November 2, 2019 In the News

Yuma Sun: Senate hopeful Mark Kelly tours border, talks immigration, jobs


Democrat Mark Kelly, a candidate for U.S. Senate in Arizona, toured the border at San Luis on Friday with District4 Rep. Charlene Fernandez to get an idea about the issues he could be addressing in Congress.

The former astronaut and husband of former representative for Arizona’s 28th US House District, Gabby Giffords, is running for the U.S. Senate seat that Sen. Martha McSally currently holds. Kelly answered a few questions about what he saw as the best solutions for the problems he saw at the border. “We clearly need to upgrade this port of entry,” said Kelly. “It has an impact on agriculture. The farmers here have a right to be able to find workers, and if those workers are coming from Mexico on an H-2A visa, there needs to be a process to provide that workforce.”

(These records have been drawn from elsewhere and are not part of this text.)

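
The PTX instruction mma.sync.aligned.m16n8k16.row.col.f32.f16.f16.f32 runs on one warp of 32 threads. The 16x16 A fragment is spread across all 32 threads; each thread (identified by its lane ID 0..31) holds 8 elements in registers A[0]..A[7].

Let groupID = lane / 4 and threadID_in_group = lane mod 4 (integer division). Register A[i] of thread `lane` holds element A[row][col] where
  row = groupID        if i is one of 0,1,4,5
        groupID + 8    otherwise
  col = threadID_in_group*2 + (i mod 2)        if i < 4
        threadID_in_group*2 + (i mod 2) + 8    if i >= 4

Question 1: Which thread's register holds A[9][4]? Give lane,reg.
r=9->g=1,rb=1  c=4->cb=0,t=2,b0=0
L=1*4+2=6  i=0*4+1*2+0=2

6,2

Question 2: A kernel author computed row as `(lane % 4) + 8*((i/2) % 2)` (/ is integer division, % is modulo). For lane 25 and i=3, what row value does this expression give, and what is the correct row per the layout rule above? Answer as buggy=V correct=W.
`(lane % 4) + 8*((i/2) % 2)`[25,3]→9
L=25→G=25>>2=6, T=25&3=1
[3]→row 6+8=14  col 1·2+1+0=3
row: 9 vs 14

buggy=9 correct=14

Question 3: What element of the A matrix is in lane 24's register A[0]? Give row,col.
L=24->gid=24>>2=6, tid=24&3=0
[0]->row 6+0=6  col 0·2+0+0=0

6,0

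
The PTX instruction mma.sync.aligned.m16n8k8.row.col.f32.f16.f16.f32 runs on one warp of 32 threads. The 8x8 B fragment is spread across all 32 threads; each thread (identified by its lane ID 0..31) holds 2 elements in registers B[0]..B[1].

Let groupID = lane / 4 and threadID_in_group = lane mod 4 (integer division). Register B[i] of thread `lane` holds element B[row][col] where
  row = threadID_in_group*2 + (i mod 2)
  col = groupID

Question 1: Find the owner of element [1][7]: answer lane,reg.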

For Kelly, modernizing the port of entry would improve the economy in Arizona and could serve as a way to create jobs in Yuma County simply through the improvement project itself, which he said could bring good paying jobs to San Luis. Kelly said improving the port of entry is a complicated issue tied up with other issues that are difficult to address,
like the economy and security.

“There’s issues of drugs and then wait times and then you have the commercial port of entry,” said Kelly. “$100 million a year, if not $1 billion a year, comes through that port of entry in trade. They need to be efficient, they need to be modern, they need to work.”

Kelly spoke about the way he thinks the border should work, saying that it’s important to have a secure border and a fair and efficient process for bringing in immigrants who qualify for asylum. “We need to have a border that works. We need to be able to prevent undocumented individuals from illegally crossing the border. At the same time we need to have a process where when folks seek asylum that they’re treated fairly and expeditiously. We certainly need more immigration judges at the border to handle the asylum claims,” he said.

Aside from topics related to the border, Kelly talked about what he would do to alleviate the high unemployment rate in Yuma. “How do you deal with high unemployment? You have to expand the size of the economy with companies that need employees and also expand the opportunities individuals have with new training and education.”

He highlighted the Arizona Western College campus as an example of the kind of education and training center that could help people learn skills to find employment. Kelly said that would be especially helpful to Yumans employed by the agricultural sector part of the year.

Kelly also said that if he had a workless week here in Yuma, he would spend it farming.“I’d figure out what it would be like to actually work on a farm as a farm worker,” Kelly said. “It would be cool to spend some time actually seeing what it’s like to do that job.”